Of the two, the Spanish settlements on the American coasts with the mines behind them drew the eyes of the adventurer, who secured his prizes at the sword's point, but Asia was the more tempting to the trader. The former dreamed of the sack of opulent cities; the latter dreamed of bustling wharves, and barter, and English ships coming home laden with spices and silks, the peaceful spoils of the market place and the tropical forest and the shark-haunted seas.
How to reach India "by a quick route, without crossing the sea paths of the Portuguese and the Spaniards," this, in a word, was the origin of the long and arduous search for the Northwest Passage.
It was the general belief that America was an island, but the size and shape of it was still only imperfectly known. That there was a water way round the southern end of the great continent had been proved by Magellan, who, in his voyage round the world, had passed through the straits that bear his name. The question now was, did a similar waterway exist at the northern end?
They believed that America tapered to a point northward, as it did southward. They little realized how the northern continent spread itself out into the cold Arctic seas, and with what a network of islands and ice floes it ended.
And so they sent out ships to search for a water way through those inhospitable seas, and the first to go was an Englishman, Martin Frobisher.
Greatly did he dare. We in these days of perfectly appointed ships, built of steel and driven by steam, can appreciate the hardihood of this hero and his crews, setting forth in two tiny craft of twenty-five and twenty tons burden, respectively, to solve the riddle of the northern seas! They sailed away—Queen Elizabeth herself waving them adieu from the windows of her palace at Greenwich—on June 12th, 1576, and a month later they were off the coast of Greenland.
Then came stormy weather. A pinnace with her crew of four was sunk, and Frobisher found himself alone—one ship among the never-ending ice. For his consort had gone home, discouraged by the forbidding outlook.
But almost immediately after this disappointment there came a gleam of hope. He beheld what appeared to be a passageway trending westward. It seems that this is still called Frobisher Bay. As he sailed through he thought that he had Asia on one side and America on the other. It was but a happy delusion. The projecting corner of Asia was far away; he was only abreast of what has since been named Baffin's Land.
Frobisher's second voyage, made in 1577, was rather a gold quest than a journey of discovery. A lump of stone (probably iron pyrites) had been brought home by one of the sailors as a souvenir of the first voyage. The particles of gold in it fired the fancies of some Londoners with the idea that Eldorado might perhaps, after all, be among the northern ice.

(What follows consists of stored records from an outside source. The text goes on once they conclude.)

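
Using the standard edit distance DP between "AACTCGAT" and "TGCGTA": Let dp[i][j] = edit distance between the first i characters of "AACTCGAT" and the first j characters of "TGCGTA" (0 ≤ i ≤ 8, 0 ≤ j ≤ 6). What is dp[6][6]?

   ''  T  G  C  G  T  A
''  0  1  2  3  4  5  6
 A  1  1  2  3  4  5  5
 A  2  2  2  3  4  5  5
 C  3  3  3  2  3  4  5
 T  4  3  4  3  3  3  4
 C  5  4  4  4  4  4  4
 G  6  5  4  5  4  5  5
 A  7  6  5  5  5  5  5
 T  8  7  6  6  6  5  6

5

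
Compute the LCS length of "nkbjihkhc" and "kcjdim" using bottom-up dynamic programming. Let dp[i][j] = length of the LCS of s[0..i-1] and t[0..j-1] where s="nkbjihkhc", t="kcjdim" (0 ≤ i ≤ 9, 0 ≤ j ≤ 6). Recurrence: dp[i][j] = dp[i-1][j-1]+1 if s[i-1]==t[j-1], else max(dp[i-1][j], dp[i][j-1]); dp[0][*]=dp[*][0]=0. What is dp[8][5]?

3

   ''  k  c  j  d  i  m
''  0  0  0  0  0  0  0
 n  0  0  0  0  0  0  0
 k  0  1  1  1  1  1  1
 b  0  1  1  1  1  1  1
 j  0  1  1  2  2  2  2
 i  0  1  1  2  2  3  3
 h  0  1  1  2  2  3  3
 k  0  1  1  2  2  3  3
 h  0  1  1  2  2  3  3
 c  0  1  2  2  2  3  3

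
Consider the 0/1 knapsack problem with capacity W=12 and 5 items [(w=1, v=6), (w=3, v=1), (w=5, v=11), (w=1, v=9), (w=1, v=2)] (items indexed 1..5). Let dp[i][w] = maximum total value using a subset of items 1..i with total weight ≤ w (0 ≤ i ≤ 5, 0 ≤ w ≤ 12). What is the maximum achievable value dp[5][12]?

29

i\w   0   1   2   3   4   5   6   7   8   9  10  11  12
  0   0   0   0   0   0   0   0   0   0   0   0   0   0
  1   0   6   6   6   6   6   6   6   6   6   6   6   6
  2   0   6   6   6   7   7   7   7   7   7   7   7   7
  3   0   6   6   6   7  11  17  17  17  18  18  18  18
  4   0   9  15  15  15  16  20  26  26  26  27  27  27
  5   0   9  15  17  17  17  20  26  28  28  28  29  29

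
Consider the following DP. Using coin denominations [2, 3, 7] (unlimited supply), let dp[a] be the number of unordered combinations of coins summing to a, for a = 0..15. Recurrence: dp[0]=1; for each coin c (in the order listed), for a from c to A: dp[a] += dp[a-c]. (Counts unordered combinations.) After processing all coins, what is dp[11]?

after  coin     0     1     2     3     4     5     6     7     8     9    10    11    12    13    14    15
          2     1     0     1     0     1     0     1     0     1     0     1     0     1     0     1     0
          3     1     0     1     1     1     1     2     1     2     2     2     2     3     2     3     3
          7     1     0     1     1     1     1     2     2     2     3     3     3     4     4     5     5

3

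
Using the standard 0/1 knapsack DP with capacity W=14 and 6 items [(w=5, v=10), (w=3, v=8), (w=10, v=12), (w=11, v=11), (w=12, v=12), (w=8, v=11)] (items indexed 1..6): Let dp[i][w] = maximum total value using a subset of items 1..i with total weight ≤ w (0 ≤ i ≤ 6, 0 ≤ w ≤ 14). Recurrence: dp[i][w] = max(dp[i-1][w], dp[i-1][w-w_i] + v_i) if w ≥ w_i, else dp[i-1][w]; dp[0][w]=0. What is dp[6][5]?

i\w   0   1   2   3   4   5   6   7   8   9  10  11  12  13  14
  0   0   0   0   0   0   0   0   0   0   0   0   0   0   0   0
  1   0   0   0   0   0  10  10  10  10  10  10  10  10  10  10
  2   0   0   0   8   8  10  10  10  18  18  18  18  18  18  18
  3   0   0   0   8   8  10  10  10  18  18  18  18  18  20  20
  4   0   0   0   8   8  10  10  10  18  18  18  18  18  20  20
  5   0   0   0   8   8  10  10  10  18  18  18  18  18  20  20
  6   0   0   0   8   8  10  10  10  18  18  18  19  19  21  21

10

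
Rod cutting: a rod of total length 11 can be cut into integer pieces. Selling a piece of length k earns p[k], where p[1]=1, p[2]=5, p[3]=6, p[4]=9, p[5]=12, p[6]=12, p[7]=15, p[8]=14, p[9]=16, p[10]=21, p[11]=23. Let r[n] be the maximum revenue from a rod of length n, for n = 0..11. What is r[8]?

   n    0    1    2    3    4    5    6    7    8    9   10   11
r[n]    0    1    5    6   10   12   15   17   20   22   25   27

20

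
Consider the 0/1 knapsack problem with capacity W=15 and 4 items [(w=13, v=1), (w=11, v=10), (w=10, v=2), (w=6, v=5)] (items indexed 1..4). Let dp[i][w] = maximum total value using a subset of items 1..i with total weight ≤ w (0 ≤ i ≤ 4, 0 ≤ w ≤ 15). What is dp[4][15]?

i\w   0   1   2   3   4   5   6   7   8   9  10  11  12  13  14  15
  0   0   0   0   0   0   0   0   0   0   0   0   0   0   0   0   0
  1   0   0   0   0   0   0   0   0   0   0   0   0   0   1   1   1
  2   0   0   0   0   0   0   0   0   0   0   0  10  10  10  10  10
  3   0   0   0   0   0   0   0   0   0   0   2  10  10  10  10  10
  4   0   0   0   0   0   0   5   5   5   5   5  10  10  10  10  10

10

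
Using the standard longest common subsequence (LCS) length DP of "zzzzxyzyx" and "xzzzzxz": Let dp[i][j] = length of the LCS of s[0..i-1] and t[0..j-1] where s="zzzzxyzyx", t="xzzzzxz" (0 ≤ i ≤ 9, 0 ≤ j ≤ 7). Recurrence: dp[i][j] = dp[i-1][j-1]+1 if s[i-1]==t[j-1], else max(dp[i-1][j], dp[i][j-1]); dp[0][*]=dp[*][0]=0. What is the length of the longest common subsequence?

6

   ''  x  z  z  z  z  x  z
''  0  0  0  0  0  0  0  0
 z  0  0  1  1  1  1  1  1
 z  0  0  1  2  2  2  2  2
 z  0  0  1  2  3  3  3  3
 z  0  0  1  2  3  4  4  4
 x  0  1  1  2  3  4  5  5
 y  0  1  1  2  3  4  5  5
 z  0  1  2  2  3  4  5  6
 y  0  1  2  2  3  4  5  6
 x  0  1  2  2  3  4  5  6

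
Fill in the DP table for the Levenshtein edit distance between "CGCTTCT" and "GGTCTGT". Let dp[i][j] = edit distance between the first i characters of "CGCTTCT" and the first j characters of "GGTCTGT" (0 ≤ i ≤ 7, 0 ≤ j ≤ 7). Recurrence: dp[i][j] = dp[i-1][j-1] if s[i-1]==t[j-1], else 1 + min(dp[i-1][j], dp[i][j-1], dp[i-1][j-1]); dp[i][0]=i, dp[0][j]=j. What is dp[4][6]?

   ''  G  G  T  C  T  G  T
''  0  1  2  3  4  5  6  7
 C  1  1  2  3  3  4  5  6
 G  2  1  1  2  3  4  4  5
 C  3  2  2  2  2  3  4  5
 T  4  3  3  2  3  2  3  4
 T  5  4  4  3  3  3  3  3
 C  6  5  5  4  3  4  4  4
 T  7  6  6  5  4  3  4  4

3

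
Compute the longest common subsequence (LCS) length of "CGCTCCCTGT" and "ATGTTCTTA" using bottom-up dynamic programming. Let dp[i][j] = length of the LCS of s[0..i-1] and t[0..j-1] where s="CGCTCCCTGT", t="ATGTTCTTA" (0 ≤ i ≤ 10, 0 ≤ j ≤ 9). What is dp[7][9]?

   ''  A  T  G  T  T  C  T  T  A
''  0  0  0  0  0  0  0  0  0  0
 C  0  0  0  0  0  0  1  1  1  1
 G  0  0  0  1  1  1  1  1  1  1
 C  0  0  0  1  1  1  2  2  2  2
 T  0  0  1  1  2  2  2  3  3  3
 C  0  0  1  1  2  2  3  3  3  3
 C  0  0  1  1  2  2  3  3  3  3
 C  0  0  1  1  2  2  3  3  3  3
 T  0  0  1  1  2  3  3  4  4  4
 G  0  0  1  2  2  3  3  4  4  4
 T  0  0  1  2  3  3  3  4  5  5

3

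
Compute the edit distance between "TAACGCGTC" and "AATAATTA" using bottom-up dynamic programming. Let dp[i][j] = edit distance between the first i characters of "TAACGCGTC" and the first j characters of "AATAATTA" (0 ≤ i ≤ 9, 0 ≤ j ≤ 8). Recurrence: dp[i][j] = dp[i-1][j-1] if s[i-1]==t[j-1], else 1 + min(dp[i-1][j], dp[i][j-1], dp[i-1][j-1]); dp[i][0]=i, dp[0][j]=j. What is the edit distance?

6

   ''  A  A  T  A  A  T  T  A
''  0  1  2  3  4  5  6  7  8
 T  1  1  2  2  3  4  5  6  7
 A  2  1  1  2  2  3  4  5  6
 A  3  2  1  2  2  2  3  4  5
 C  4  3  2  2  3  3  3  4  5
 G  5  4  3  3  3  4  4  4  5
 C  6  5  4  4  4  4  5  5  5
 G  7  6  5  5  5  5  5  6  6
 T  8  7  6  5  6  6  5  5  6
 C  9  8  7  6  6  7  6  6  6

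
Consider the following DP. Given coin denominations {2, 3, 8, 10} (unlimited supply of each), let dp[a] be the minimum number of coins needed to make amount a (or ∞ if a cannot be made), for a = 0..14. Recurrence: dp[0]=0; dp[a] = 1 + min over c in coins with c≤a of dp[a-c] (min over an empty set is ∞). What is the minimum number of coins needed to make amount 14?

 a  0  1  2  3  4  5  6  7  8  9 10 11 12 13 14
dp  0  -  1  1  2  2  2  3  1  3  1  2  2  2  3
(- denotes ∞ / unreachable)

3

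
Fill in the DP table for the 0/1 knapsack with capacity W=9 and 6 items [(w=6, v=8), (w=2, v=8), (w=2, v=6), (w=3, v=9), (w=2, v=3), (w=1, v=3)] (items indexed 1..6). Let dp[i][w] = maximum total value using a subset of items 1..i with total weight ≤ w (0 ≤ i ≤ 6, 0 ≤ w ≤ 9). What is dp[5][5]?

17

i\w   0   1   2   3   4   5   6   7   8   9
  0   0   0   0   0   0   0   0   0   0   0
  1   0   0   0   0   0   0   8   8   8   8
  2   0   0   8   8   8   8   8   8  16  16
  3   0   0   8   8  14  14  14  14  16  16
  4   0   0   8   9  14  17  17  23  23  23
  5   0   0   8   9  14  17  17  23  23  26
  6   0   3   8  11  14  17  20  23  26  26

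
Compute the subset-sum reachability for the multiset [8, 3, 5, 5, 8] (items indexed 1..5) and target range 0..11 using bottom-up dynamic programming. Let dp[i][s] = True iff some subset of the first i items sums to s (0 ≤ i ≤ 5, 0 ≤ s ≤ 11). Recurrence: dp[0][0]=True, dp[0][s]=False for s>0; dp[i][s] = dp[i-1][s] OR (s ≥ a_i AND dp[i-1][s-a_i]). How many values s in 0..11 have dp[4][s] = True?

i\s   0   1   2   3   4   5   6   7   8   9  10  11
  0   T   F   F   F   F   F   F   F   F   F   F   F
  1   T   F   F   F   F   F   F   F   T   F   F   F
  2   T   F   F   T   F   F   F   F   T   F   F   T
  3   T   F   F   T   F   T   F   F   T   F   F   T
  4   T   F   F   T   F   T   F   F   T   F   T   T
  5   T   F   F   T   F   T   F   F   T   F   T   T

6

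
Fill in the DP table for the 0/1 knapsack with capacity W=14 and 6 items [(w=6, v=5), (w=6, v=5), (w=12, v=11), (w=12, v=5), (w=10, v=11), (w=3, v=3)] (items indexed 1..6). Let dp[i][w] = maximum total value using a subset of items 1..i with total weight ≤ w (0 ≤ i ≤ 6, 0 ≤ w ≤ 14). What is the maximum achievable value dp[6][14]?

i\w   0   1   2   3   4   5   6   7   8   9  10  11  12  13  14
  0   0   0   0   0   0   0   0   0   0   0   0   0   0   0   0
  1   0   0   0   0   0   0   5   5   5   5   5   5   5   5   5
  2   0   0   0   0   0   0   5   5   5   5   5   5  10  10  10
  3   0   0   0   0   0   0   5   5   5   5   5   5  11  11  11
  4   0   0   0   0   0   0   5   5   5   5   5   5  11  11  11
  5   0   0   0   0   0   0   5   5   5   5  11  11  11  11  11
  6   0   0   0   3   3   3   5   5   5   8  11  11  11  14  14

14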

So Frobisher's ships went out again, and brought home something like 200 tons of the black stone. A third time they made the voyage, no less than fifteen ships taking part in the expedition, the object of which was to establish a sort of settlement for the working of the supposed "gold mine." But nothing came of the attempt. Bewildering fogs and perilous storms and threatening icebergs beset the puny fleet; sickness followed hard upon the exposure and privations long endured by the poor fellows who manned it, and at last the scheme was abandoned.